I’m currently working applications of disaggregated memory as a remote database cache. From 2012-2019, I worked on a distributed systems programming framework, called Orleans, which was released as open source in January, 2015 and is widely used inside and outside Microsoft. I gave a keynote about it at DISC 2014 (slides). I worked on projects to enrich Orleans to be an “actor-oriented database system”. I described the vision in a keynote at ICDE 2018 (slides). You can read about the following components: indexing (CIDR 2017), geo-distribution (OOPSLA 2017), and transactions (technical report)—all of which are available on GitHub.

My early research was primarily on transaction processing, and after a long hiatus, I resumed working in this area in 2006 as a co-designer of the database engine for SQL Azure. I then focused on building Hyder, a prototype transactional indexed-record manager that scales out without partitioning. I co-authored a survey of techniques for multi-master replication (SIGMOD 2013) and two books on transaction processing:

My other main research interest is data integration. From 2000 – 2011 I led the Model Management Project, whose goal was to make database systems easier to use for model-driven applications, such as design tools, message translators, and database translators. I also worked on object-to-relational mapping, especially in support of the ADO.NET Entity Framework.
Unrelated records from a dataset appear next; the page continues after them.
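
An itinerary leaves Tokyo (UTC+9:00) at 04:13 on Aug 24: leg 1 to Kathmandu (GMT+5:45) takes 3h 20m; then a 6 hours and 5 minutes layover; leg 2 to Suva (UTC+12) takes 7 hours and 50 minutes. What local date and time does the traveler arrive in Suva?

00:28 on Aug 25

Convert departure to UTC: 04:13 − 9:00 = 19:13 UTC on Aug 23.
Add 3 hours and 20 minutes leg 1 → 22:33 UTC.
Add 6 hours 5 minutes layover in Kathmandu → 04:38 UTC (Aug 24).
Add 7 hours 50 minutes leg 2 → 12:28 UTC.
Suva is UTC+12:00, so local arrival = 12:28 + 12:00 = 00:28 on Aug 25.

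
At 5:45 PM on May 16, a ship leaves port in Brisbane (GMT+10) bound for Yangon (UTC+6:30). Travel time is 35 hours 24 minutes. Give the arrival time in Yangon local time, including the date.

1:39 AM on May 18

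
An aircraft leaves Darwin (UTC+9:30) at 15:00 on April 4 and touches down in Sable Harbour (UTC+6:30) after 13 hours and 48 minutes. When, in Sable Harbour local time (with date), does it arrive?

Convert departure to UTC: 15:00 − 9:30 = 05:30 UTC on Apr 4.
Add 13 hours 48 minutes travel time → 19:18 UTC.
Sable Harbour is UTC+6:30, so local arrival = 19:18 + 6:30 = 01:48 on Apr 5.

01:48 on Apr 5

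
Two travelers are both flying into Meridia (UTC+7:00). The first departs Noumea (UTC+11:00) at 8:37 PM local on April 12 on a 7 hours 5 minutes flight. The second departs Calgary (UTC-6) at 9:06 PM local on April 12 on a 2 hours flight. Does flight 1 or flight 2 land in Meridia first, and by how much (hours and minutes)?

Flight 1 in UTC: 8:37 PM − 11:00 = 9:37 AM on Apr 12.
+7 hours 5 minutes → arrive 4:42 PM UTC on Apr 12.
Flight 2 in UTC: 9:06 PM + 6:00 = 3:06 AM on Apr 13.
+2 hours → arrive 5:06 AM UTC on Apr 13.
Flight 1 lands earlier by 12 hours 24 minutes.

the first, by 12 hours 24 minutes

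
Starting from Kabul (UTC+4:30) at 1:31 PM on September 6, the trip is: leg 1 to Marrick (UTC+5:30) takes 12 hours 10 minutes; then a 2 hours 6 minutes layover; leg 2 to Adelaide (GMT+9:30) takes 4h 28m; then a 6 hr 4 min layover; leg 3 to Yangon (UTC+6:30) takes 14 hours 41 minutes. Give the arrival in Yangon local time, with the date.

7:00 AM on September 8

Convert departure to UTC: 1:31 PM − 4:30 = 9:01 AM UTC on Sep 6.
Add 12 hours and 10 minutes leg 1 → 9:11 PM UTC.
Add 2 hours 6 minutes layover in Marrick → 11:17 PM UTC.
Add 4 hours 28 minutes leg 2 → 3:45 AM UTC (Sep 7).
Add 6 hours and 4 minutes layover in Adelaide → 9:49 AM UTC.
Add 14 hours 41 minutes leg 3 → 12:30 AM UTC (Sep 8).
Yangon is UTC+6:30, so local arrival = 12:30 AM + 6:30 = 7:00 AM on Sep 8.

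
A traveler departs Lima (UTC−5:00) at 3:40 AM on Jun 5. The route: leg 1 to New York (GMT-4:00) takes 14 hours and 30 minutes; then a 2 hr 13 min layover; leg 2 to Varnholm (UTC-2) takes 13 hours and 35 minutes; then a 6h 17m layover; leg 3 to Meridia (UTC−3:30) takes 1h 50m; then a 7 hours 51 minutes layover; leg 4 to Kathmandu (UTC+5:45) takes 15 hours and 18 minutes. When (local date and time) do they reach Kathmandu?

Convert departure to UTC: 3:40 AM + 5:00 = 8:40 AM UTC on Jun 5.
Add 14 hours and 30 minutes leg 1 → 11:10 PM UTC.
Add 2 hours 13 minutes layover in New York → 1:23 AM UTC (Jun 6).
Add 13 hours 35 minutes leg 2 → 2:58 PM UTC.
Add 6 hours and 17 minutes layover in Varnholm → 9:15 PM UTC.
Add 1 hour and 50 minutes leg 3 → 11:05 PM UTC.
Add 7 hours and 51 minutes layover in Meridia → 6:56 AM UTC (Jun 7).
Add 15 hours 18 minutes leg 4 → 10:14 PM UTC.
Kathmandu is UTC+5:45, so local arrival = 10:14 PM + 5:45 = 3:59 AM on Jun 8.

3:59 AM on Jun 8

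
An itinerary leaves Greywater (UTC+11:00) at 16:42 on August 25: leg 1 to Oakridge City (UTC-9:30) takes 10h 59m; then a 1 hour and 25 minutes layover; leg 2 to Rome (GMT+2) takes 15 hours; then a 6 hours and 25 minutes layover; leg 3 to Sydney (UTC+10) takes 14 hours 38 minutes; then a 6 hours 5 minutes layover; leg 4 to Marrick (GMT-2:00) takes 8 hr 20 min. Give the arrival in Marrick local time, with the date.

Convert departure to UTC: 16:42 − 11:00 = 05:42 UTC on Aug 25.
Add 10 hours 59 minutes leg 1 → 16:41 UTC.
Add 1 hour and 25 minutes layover in Oakridge City → 18:06 UTC.
Add 15 hours leg 2 → 09:06 UTC (Aug 26).
Add 6 hours 25 minutes layover in Rome → 15:31 UTC.
Add 14 hours 38 minutes leg 3 → 06:09 UTC (Aug 27).
Add 6 hours and 5 minutes layover in Sydney → 12:14 UTC.
Add 8 hours 20 minutes leg 4 → 20:34 UTC.
Marrick is UTC−2:00, so local arrival = 20:34 − 2:00 = 18:34 on Aug 27.

18:34 on August 27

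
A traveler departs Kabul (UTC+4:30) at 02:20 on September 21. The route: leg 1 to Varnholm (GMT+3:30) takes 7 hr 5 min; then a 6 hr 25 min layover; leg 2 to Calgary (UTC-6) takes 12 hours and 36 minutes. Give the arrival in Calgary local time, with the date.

17:56 on September 21

Convert departure to UTC: 02:20 − 4:30 = 21:50 UTC on Sep 20.
Add 7 hours and 5 minutes leg 1 → 04:55 UTC (Sep 21).
Add 6 hours and 25 minutes layover in Varnholm → 11:20 UTC.
Add 12 hours and 36 minutes leg 2 → 23:56 UTC.
Calgary is UTC−6:00, so local arrival = 23:56 − 6:00 = 17:56 on Sep 21.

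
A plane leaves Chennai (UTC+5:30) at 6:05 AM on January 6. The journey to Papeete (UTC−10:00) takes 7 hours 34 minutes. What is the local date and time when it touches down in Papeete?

10:09 PM on January 5

Convert departure to UTC: 6:05 AM − 5:30 = 12:35 AM UTC on Jan 6.
Add 7 hours and 34 minutes travel time → 8:09 AM UTC.
Papeete is UTC−10:00, so local arrival = 8:09 AM − 10:00 = 10:09 PM on Jan 5.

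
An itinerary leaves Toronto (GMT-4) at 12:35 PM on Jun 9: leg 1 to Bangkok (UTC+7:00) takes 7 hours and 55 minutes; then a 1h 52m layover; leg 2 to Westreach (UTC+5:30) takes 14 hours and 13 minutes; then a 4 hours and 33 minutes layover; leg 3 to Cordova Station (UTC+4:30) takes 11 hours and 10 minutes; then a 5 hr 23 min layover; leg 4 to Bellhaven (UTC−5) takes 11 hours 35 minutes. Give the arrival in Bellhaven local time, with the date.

8:16 PM on June 11

Convert departure to UTC: 12:35 PM + 4:00 = 4:35 PM UTC on Jun 9.
Add 7 hours 55 minutes leg 1 → 12:30 AM UTC (Jun 10).
Add 1 hour and 52 minutes layover in Bangkok → 2:22 AM UTC.
Add 14 hours 13 minutes leg 2 → 4:35 PM UTC.
Add 4 hours 33 minutes layover in Westreach → 9:08 PM UTC.
Add 11 hours 10 minutes leg 3 → 8:18 AM UTC (Jun 11).
Add 5 hours 23 minutes layover in Cordova Station → 1:41 PM UTC.
Add 11 hours 35 minutes leg 4 → 1:16 AM UTC (Jun 12).
Bellhaven is UTC−5:00, so local arrival = 1:16 AM − 5:00 = 8:16 PM on Jun 11.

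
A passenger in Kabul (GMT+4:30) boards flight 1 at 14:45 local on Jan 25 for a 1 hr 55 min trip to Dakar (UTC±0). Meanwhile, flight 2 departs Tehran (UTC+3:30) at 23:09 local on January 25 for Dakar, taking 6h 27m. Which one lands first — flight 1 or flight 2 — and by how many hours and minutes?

Flight 1 in UTC: 14:45 − 4:30 = 10:15 on Jan 25.
+1 hour 55 minutes → arrive 12:10 UTC on Jan 25.
Flight 2 in UTC: 23:09 − 3:30 = 19:39 on Jan 25.
+6 hours 27 minutes → arrive 02:06 UTC on Jan 26.
Flight 1 lands earlier by 13 hours 56 minutes.

the first, by 13 hours 56 minutes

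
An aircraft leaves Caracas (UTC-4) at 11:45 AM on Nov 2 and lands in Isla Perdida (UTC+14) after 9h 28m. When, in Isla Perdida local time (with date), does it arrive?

3:13 PM on Nov 3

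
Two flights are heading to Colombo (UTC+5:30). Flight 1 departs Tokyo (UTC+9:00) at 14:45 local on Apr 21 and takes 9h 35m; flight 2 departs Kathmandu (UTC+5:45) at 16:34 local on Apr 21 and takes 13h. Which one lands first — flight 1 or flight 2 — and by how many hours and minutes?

the first, by 8 hours 29 minutes

Flight 1 in UTC: 14:45 − 9:00 = 05:45 on Apr 21.
+9 hours 35 minutes → arrive 15:20 UTC on Apr 21.
Flight 2 in UTC: 16:34 − 5:45 = 10:49 on Apr 21.
+13 hours → arrive 23:49 UTC on Apr 21.
Flight 1 lands earlier by 8 hours 29 minutes.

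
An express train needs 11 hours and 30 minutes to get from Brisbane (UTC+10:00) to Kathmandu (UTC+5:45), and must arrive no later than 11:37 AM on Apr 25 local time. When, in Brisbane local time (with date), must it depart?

4:22 AM on April 25

Target arrival in UTC: 11:37 AM − 5:45 = 5:52 AM on Apr 25.
Subtract 11 hours 30 minutes → departure 6:22 PM UTC on Apr 24.
Brisbane is UTC+10:00: 6:22 PM + 10:00 = 4:22 AM on Apr 25.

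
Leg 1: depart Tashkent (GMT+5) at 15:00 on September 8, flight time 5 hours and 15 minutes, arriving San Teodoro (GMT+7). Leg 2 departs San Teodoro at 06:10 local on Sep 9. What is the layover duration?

7 hours 55 minutes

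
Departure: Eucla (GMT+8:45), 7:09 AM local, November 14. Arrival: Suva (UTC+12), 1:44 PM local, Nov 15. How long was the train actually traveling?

Departure in UTC: 7:09 AM − 8:45 = 10:24 PM on Nov 13.
Arrival in UTC: 1:44 PM − 12:00 = 1:44 AM on Nov 15.
Elapsed = 1:44 AM − 10:24 PM (+2 days) = 27 hours 20 minutes.

27 hours 20 minutes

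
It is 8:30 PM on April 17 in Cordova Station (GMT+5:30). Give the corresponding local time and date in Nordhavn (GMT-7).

Nordhavn is 12:30 behind Cordova Station.
Shift by the zone difference: 8:30 PM − 12:30 = 8:00 AM on Apr 17 in Nordhavn.

8:00 AM on Apr 17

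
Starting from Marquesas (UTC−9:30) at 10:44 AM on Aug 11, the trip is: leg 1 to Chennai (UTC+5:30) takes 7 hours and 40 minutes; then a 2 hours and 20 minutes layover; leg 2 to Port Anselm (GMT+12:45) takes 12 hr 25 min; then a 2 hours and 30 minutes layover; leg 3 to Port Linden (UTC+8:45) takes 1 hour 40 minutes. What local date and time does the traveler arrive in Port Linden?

7:34 AM on August 13

Convert departure to UTC: 10:44 AM + 9:30 = 8:14 PM UTC on Aug 11.
Add 7 hours and 40 minutes leg 1 → 3:54 AM UTC (Aug 12).
Add 2 hours and 20 minutes layover in Chennai → 6:14 AM UTC.
Add 12 hours and 25 minutes leg 2 → 6:39 PM UTC.
Add 2 hours and 30 minutes layover in Port Anselm → 9:09 PM UTC.
Add 1 hour and 40 minutes leg 3 → 10:49 PM UTC.
Port Linden is UTC+8:45, so local arrival = 10:49 PM + 8:45 = 7:34 AM on Aug 13.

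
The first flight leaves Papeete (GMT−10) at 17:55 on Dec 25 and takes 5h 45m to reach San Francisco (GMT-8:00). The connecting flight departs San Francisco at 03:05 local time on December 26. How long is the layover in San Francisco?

1 hour 25 minutes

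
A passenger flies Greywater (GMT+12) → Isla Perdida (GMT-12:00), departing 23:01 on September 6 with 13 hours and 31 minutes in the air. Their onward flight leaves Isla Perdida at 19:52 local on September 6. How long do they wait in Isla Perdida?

7 hours 20 minutes

Convert departure to UTC: 23:01 − 12:00 = 11:01 UTC on Sep 6.
Add 13 hours and 31 minutes flight time → 00:32 UTC (Sep 7).
Isla Perdida is UTC−12:00, so local arrival = 00:32 − 12:00 = 12:32 on Sep 6.
Layover = 19:52 − 12:32 = 7 hours 20 minutes.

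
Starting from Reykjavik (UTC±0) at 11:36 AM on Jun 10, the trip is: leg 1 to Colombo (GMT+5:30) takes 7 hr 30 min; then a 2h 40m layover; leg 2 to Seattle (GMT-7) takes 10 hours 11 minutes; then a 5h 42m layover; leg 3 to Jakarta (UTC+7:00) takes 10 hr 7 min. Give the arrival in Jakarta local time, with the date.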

Over the years, this work has been done in close collaboration with Sergey Melnik (Google), James Terwilliger, Eli Cortez (Microsoft), Suad Alagic, Alon Halevy (Meta), Jayant Madhavan (Google), René Miller (Northeastern Univ.), Peter Mork (Noblis), Rachel Pottinger (Univ. of British Columbia), Christoph Quix (Technical Univ. of Aachen), Erhard Rahm (Univ. of Leipzig), Adi Unnithan, and many great interns.

I’ve published many research papers on transaction processing, data integration, and other aspects of database management. You can find a nearly-complete list at the DBLP Computer Science Bibliography.